Jamais personne ne l'avait serrée dans ses bras, encore moi embrassée, et l'idée que Voldemort puisse un jour le faire était parfaitement risible, d'autant qu'elle ne le souhaitait pas: elle frissonnait de peur et de dégoût rien qu'en y pensant. Elle ne se voyait pas non plus envoyer un hibou au Seigneur des Ténèbres pour lui raconter comment se passaient ses cours (où elle s'attendait à s'ennuyer royalement) ou quels amis elle s'était fait (elle doutait qu'il apprécierait beaucoup l'idée, n'ayant autour de lui que des serviteurs). Au final, la perspective d'écrire à son père était presque aussi risible que celle de l'embrasser... Quant à recevoir de ses nouvelles, moins elle en aurait mieux elle se porterait. Recevoir une lettre signifierait recevoir des ordres, et les ordres du Seigneur des Ténèbres n'était généralement pas agréables à exécuter...
Un garçon brun traînant une malle tout aussi grosse que la sienne ouvrit la porte du compartiment.
"Je peux?" demanda-t-il timidement. Kécile acquiesça en silence. Elle aurait dû se douter qu'elle ne serait pas tranquille longtemps. Elle entendait vaguement la conversation d'une famille excitée pendant qu'elle sortait un livre de son sac, et commençait à lire. Lorsque le train démarra quelques minutes plus tard, elle jeta un vague coup d'oeil au quai qui s'éloignait et se replongea dans sa lecture jusqu'à ce que la porte du compartiment s'ouvre à nouveau sur un garçon dégingandé aux cheveux d'un roux spectaculaire.
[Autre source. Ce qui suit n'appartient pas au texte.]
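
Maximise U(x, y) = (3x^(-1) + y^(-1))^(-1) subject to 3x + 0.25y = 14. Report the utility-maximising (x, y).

x* = 4, y* = 8

For CES with ρ = -1, MRS = (3/1)·(y/x)^2.
Tangency: set MRS = p_x/p_y = 3/0.25 = 12.
So (y/x)^2 = 4; taking the square root, y/x = 2, i.e. y = 2·x.
Substitute into the budget 3·x + 0.25·y = 14: 3.5·x = 14, so x* = 4 and y* = 2·4 = 8.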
"La place est libre? demanda-t-il. Les autres compartiments sont pleins."
Kécile ne répondit pas mais vit l'autre garçon hocher la tête et le nouveau venu s'installer. "Formidable! pensa-t-elle, je ne vais pas pouvoir lire tranquille..."
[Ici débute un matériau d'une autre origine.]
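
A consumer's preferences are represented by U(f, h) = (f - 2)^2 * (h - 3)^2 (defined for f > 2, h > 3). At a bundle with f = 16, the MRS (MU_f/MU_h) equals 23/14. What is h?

h = 26

MU_f = 2·(f−2)·(h−3)^2, MU_h = 2·(f−2)^2·(h−3).
MRS = (h−3)/(f−2).
Substitute f = 16: MRS = (h − 3)/14. Setting this equal to 23/14 gives h − 3 = (23/14)·14 = 23, so h = 26.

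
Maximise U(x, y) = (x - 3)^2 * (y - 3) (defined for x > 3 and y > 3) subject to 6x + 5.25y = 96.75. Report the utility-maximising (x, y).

x* = 10, y* = 7

MU_x = 2·(x−3)·(y−3), MU_y = (x−3)^2.
MRS = (2/1)·(y−3)/(x−3).
Tangency: set MRS = p_x/p_y = 6/5.25 = 8/7.
So (2/1)·(y − 3)/(x − 3) = 8/7, i.e. (y − 3) = (4/7)·(x − 3).
Rewrite the budget in excess-of-subsistence terms: 6·(x − 3) + 5.25·(y − 3) = 96.75 − 6·3 − 5.25·3 = 63.
Substituting, 9·(x − 3) = 63, so x − 3 = 7 and x* = 10.
Then y − 3 = (4/7)·7 = 4, so y* = 7.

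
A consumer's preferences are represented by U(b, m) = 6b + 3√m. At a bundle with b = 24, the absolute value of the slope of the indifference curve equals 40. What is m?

m = 100

MU_b = 6, MU_m = 3/(2√m).
MRS = 6 ÷ (3/(2√m)).
MRS depends only on m: 4·√m = 40 ⇒ √m = 40/4 = 10 ⇒ m = 100.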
Quelques instants plus tard, (Kécile se demanda quand cette invasion serait terminée), deux garçons plus âgés, jumeaux sans aucun doute possible, aux cheveux roux, ouvrirent la porte et s'adressèrent à celui qui semblait leur frère.
"Hé Ron, on va dans le wagon du milieu. Lee Jordan a une tarentule géante, on va aller voir ça.
- D'accord, marmonna Ron.
- Harry, je ne sais plus si nous nous sommes présentés. Fred et George Weasley. Et lui, c'est Ron, notre frère. A plus tard. "
Et la porte se referma sur eux. Kécile se remit à lire lorsque le dénommé Ron demanda:
" C'est vrai que tu es Harry Potter?" En entendant cela, Kécile tourna brusquement la tête vers le garçon brun. Celui-ci acquiesçait et lui jeta un regard embarrassé.
"Je m'étais dit que c'était peut-être une blague de Fred ou George. Et tu as vraiment cette...tu sais, la..."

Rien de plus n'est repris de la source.